Mosquito

Dengue fever is said to cause severe flulike symptoms and is claimed to be among the world’s most imperative public health problems. Approximately, 50-100 million cases are seen per year and almost 40% of the worldwide population is at risk of contracting this disease. The dengue virus is believed to be transmitted via the bite of contaminated female Aedes aegypti mosquitoes, and currently there appears to be no vaccine or treatment.

A new research from UC Irvine and British Scientists claim that a new strain of mosquitoes in which females cannot fly may perhaps aid in reducing the spread of dengue fever. UCI researchers and colleagues from Oxitec Ltd. and the University of Oxford supposedly developed the new breed. Flightless females are anticipated to die quite fast in the wild, thereby curbing the amount of mosquitoes and decreasing or even getting rid of dengue transmission. Males of the strain apparently fly but do not bite or spread the disease.
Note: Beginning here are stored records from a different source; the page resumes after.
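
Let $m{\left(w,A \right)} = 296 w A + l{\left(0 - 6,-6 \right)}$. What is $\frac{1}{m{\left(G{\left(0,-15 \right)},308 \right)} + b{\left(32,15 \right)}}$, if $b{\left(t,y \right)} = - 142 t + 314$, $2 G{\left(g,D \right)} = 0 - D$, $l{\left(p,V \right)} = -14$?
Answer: $\frac{1}{679516} \approx 1.4716 \cdot 10^{-6}$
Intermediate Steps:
$G{\left(g,D \right)} = - \frac{D}{2}$ ($G{\left(g,D \right)} = \frac{0 - D}{2} = \frac{\left(-1\right) D}{2} = - \frac{D}{2}$)
$m{\left(w,A \right)} = -14 + 296 A w$ ($m{\left(w,A \right)} = 296 w A - 14 = 296 A w - 14 = -14 + 296 A w$)
$b{\left(t,y \right)} = 314 - 142 t$
$\frac{1}{m{\left(G{\left(0,-15 \right)},308 \right)} + b{\left(32,15 \right)}} = \frac{1}{\left(-14 + 296 \cdot 308 \left(\left(- \frac{1}{2}\right) \left(-15\right)\right)\right) + \left(314 - 4544\right)} = \frac{1}{\left(-14 + 296 \cdot 308 \cdot \frac{15}{2}\right) + \left(314 - 4544\right)} = \frac{1}{\left(-14 + 683760\right) - 4230} = \frac{1}{683746 - 4230} = \frac{1}{679516}$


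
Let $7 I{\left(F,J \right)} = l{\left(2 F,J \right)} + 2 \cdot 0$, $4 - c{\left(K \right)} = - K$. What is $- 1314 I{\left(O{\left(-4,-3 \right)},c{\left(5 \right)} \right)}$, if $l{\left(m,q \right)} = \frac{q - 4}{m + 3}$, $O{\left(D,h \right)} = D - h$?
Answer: $- \frac{6570}{7} \approx -938.57$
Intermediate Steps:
$l{\left(m,q \right)} = \frac{-4 + q}{3 + m}$
$c{\left(K \right)} = 4 + K$ ($c{\left(K \right)} = 4 - - K = 4 + K$)
$I{\left(F,J \right)} = \frac{-4 + J}{7 \left(3 + 2 F\right)}$ ($I{\left(F,J \right)} = \frac{\frac{-4 + J}{3 + 2 F} + 2 \cdot 0}{7} = \frac{\frac{-4 + J}{3 + 2 F} + 0}{7} = \frac{\frac{1}{3 + 2 F} \left(-4 + J\right)}{7} = \frac{-4 + J}{7 \left(3 + 2 F\right)}$)
$- 1314 I{\left(O{\left(-4,-3 \right)},c{\left(5 \right)} \right)} = - 1314 \frac{-4 + \left(4 + 5\right)}{7 \left(3 + 2 \left(-4 - -3\right)\right)} = - 1314 \frac{-4 + 9}{7 \left(3 + 2 \left(-4 + 3\right)\right)} = - 1314 \cdot \frac{1}{7} \frac{1}{3 + 2 \left(-1\right)} 5 = - 1314 \cdot \frac{1}{7} \frac{1}{3 - 2} \cdot 5 = - 1314 \cdot \frac{1}{7} \cdot 1^{-1} \cdot 5 = - 1314 \cdot \frac{1}{7} \cdot 1 \cdot 5 = \left(-1314\right) \frac{5}{7} = - \frac{6570}{7}$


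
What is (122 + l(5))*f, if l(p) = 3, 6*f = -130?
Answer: -8125/3 ≈ -2708.3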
When hereditarily modified male mosquitoes mate with wild females and pass on their genes, females of the next generation are apparently flightless. Researchers are of the opinion that if released, the new breed may be able to adequately repress the native mosquito population in around six to nine months. The technique may provide a secure, capable option to destructive insecticides.

Anthony James, Distinguished Professor of microbiology & molecular genetics and molecular biology & biochemistry at UCI and an internationally recognized vector biologist, commented, “Current dengue control methods are not sufficiently effective, and new ones are urgently needed. Controlling the mosquito that transmits this virus could significantly reduce human morbidity and mortality.”

By means of concepts crafted by Oxitec’s Luke Alphey, the study’s senior author, scientists apparently created an inherent change in the mosquitoes that may disturb wing muscle growth in female offspring, thereby rendering them flightless. Males’ capability to fly may be unchanged, and they appear to exhibit no ill effects from having the gene.

Alphey commented, “The technology is completely species-specific, as the released males will mate only with females of the same species. It’s far more targeted and environmentally friendly than approaches dependent upon the use of chemical spray insecticides, which leave toxic residue. Another attractive feature of this method is that it’s egalitarian: All people in the treated areas are equally protected, regardless of their wealth, power or education.”

James and Alphey have supposedly commenced the development of genetically altered mosquitoes to curb the spread of vector-borne illnesses. While their present research is centered on the dengue fever vector, they observed that this technique may be modified to other mosquito species that transmit diseases like malaria and West Nile fever.

The research will appear in the Proceedings of the National Academy of Sciences.